Образец находчивости и медвежьей услуги партнеру проявила я в маленькой французской пьеске, которую мы с сестрой разыгрывали в той же бабушкиной гостиной. Сестра Нина играла принца, заехавшего с охоты в хижину лесника, а я – дочь лесника. По ходу пьесы расхваставшийся принц показывает искусство стрельбы, сбивая пробку с бутылки. На репетиции Нине удавался этот трюк, но на спектакле после Нининого выстрела из детского игрушечного ружья пробка спокойно осталась стоять на своем месте. Чтобы спасти положение и выручить партнера, я щелчком сбросила пробку. Нина, забыв, что она французский принц, по-русски закричала: «Что ты делаешь, дура?» Я не осталась в долгу, и началась перебранка. Дверь в столовую закрыли, спектакль был сорван. Я тяжело переживала провал спектакля.
Иногда вместо спектакля объявлялось мое выступление как чтицы в «Братьях разбойниках» Пушкина. Я надевала Володины штанишки-шаровары и его шелковую красную рубашку-косоворотку. Усевшись по-турецки на полу в позе удрученного воспоминаниями о погибшем брате-разбойнике, я с увлечением декламировала.
Я не выносила, когда меня заставляли декламировать экспромтом, без костюма, без нужной обстановки. Я жаждала испытать радостное волнение и чувство отрешенности от себя, перевоплощаясь в разбойника. Конечно, я тогда не допускала мысли, что взрослым просто занятно видеть семилетнюю девочку, серьезно воображавшую себя разбойником.
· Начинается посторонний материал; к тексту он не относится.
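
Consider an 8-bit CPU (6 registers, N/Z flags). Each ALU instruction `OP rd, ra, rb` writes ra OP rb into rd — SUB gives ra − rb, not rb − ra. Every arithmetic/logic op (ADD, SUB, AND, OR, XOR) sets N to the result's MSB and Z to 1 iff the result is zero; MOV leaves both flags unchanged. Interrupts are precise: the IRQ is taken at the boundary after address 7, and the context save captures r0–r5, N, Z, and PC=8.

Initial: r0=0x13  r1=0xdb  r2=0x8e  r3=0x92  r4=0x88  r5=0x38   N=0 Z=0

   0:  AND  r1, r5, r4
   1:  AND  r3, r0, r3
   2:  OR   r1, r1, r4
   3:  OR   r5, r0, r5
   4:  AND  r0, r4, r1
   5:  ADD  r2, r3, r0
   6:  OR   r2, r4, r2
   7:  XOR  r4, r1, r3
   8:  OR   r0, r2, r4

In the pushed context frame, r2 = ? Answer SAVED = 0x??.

SAVED = 0x9a

after  0: r0=0x13 r1=0x08 r2=0x8e r3=0x92 r4=0x88 r5=0x38  N=0 Z=0
after  1: r0=0x13 r1=0x08 r2=0x8e r3=0x12 r4=0x88 r5=0x38  N=0 Z=0
after  2: r0=0x13 r1=0x88 r2=0x8e r3=0x12 r4=0x88 r5=0x38  N=1 Z=0
after  3: r0=0x13 r1=0x88 r2=0x8e r3=0x12 r4=0x88 r5=0x3b  N=0 Z=0
after  4: r0=0x88 r1=0x88 r2=0x8e r3=0x12 r4=0x88 r5=0x3b  N=1 Z=0
after  5: r0=0x88 r1=0x88 r2=0x9a r3=0x12 r4=0x88 r5=0x3b  N=1 Z=0
after  6: r0=0x88 r1=0x88 r2=0x9a r3=0x12 r4=0x88 r5=0x3b  N=1 Z=0
after  7: r0=0x88 r1=0x88 r2=0x9a r3=0x12 r4=0x9a r5=0x3b  N=1 Z=0
-- IRQ taken; context saved, return-PC = 8 --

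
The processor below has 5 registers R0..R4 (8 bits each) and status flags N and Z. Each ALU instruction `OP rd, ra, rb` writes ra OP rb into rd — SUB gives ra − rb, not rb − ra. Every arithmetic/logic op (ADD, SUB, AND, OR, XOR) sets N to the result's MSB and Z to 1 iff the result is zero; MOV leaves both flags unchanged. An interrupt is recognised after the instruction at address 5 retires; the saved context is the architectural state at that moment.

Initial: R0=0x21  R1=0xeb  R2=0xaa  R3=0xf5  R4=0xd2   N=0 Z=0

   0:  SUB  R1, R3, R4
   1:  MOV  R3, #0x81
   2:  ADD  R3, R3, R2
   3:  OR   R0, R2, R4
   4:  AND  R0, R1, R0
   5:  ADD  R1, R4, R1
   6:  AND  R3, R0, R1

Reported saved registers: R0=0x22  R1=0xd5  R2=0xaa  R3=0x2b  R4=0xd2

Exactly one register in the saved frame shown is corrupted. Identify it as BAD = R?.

BAD = R1

after  0: R0=0x21 R1=0x23 R2=0xaa R3=0xf5 R4=0xd2  N=0 Z=0
after  1: R0=0x21 R1=0x23 R2=0xaa R3=0x81 R4=0xd2  N=0 Z=0
after  2: R0=0x21 R1=0x23 R2=0xaa R3=0x2b R4=0xd2  N=0 Z=0
after  3: R0=0xfa R1=0x23 R2=0xaa R3=0x2b R4=0xd2  N=1 Z=0
after  4: R0=0x22 R1=0x23 R2=0xaa R3=0x2b R4=0xd2  N=0 Z=0
after  5: R0=0x22 R1=0xf5 R2=0xaa R3=0x2b R4=0xd2  N=1 Z=0
-- IRQ taken; context saved, return-PC = 6 --
mismatch: R1: reported 0xd5 vs actual 0xf5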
Вспоминается мне еще один спектакль (когда мне было уже около 14 лет). Мы гостили в имении наших родственников, около Порхова. В день маминых именин, 11 июля, было решено устроить спектакль и живые картины. В громадном двухсветном зале помещичьего дома, была устроена настоящая сцена. Шли пьеса В. Крылова «Сорванец», где играли взрослые во главе с общепризнанной талантливой любительницей псковского драматического кружка, и маленькая одноактная пьеска «Бабушка и внучка». Я играла внучку. Мне очень нравилась роль. Дочь богатых помещиков, желая подшутить над своей старой бабушкой, переодевается в девочку-крестьянку и настолько искусно изображает ее, что бабушка не узнает своей внучки. С каким трепетом готовилась я к роли, ходила в деревню, знакомилась с деревенскими девочками, запоминала их манеры и речь. Они меня учили петь частушки, и я их пела, играя внучку.
На спектакль съехалась масса знакомых со всего уезда. Мой труд, моя увлеченность ролью не пропали даром и принесли успех. Мое исполнение было неожиданностью для всех. Когда я вышла в зал после спектакля, на меня смотрели с какой-то особенной лаской и одобрением. У меня радостно билось сердце, и я решила: буду актрисой непременно. Играть на сцене – это не сравнимое ни с чем счастье.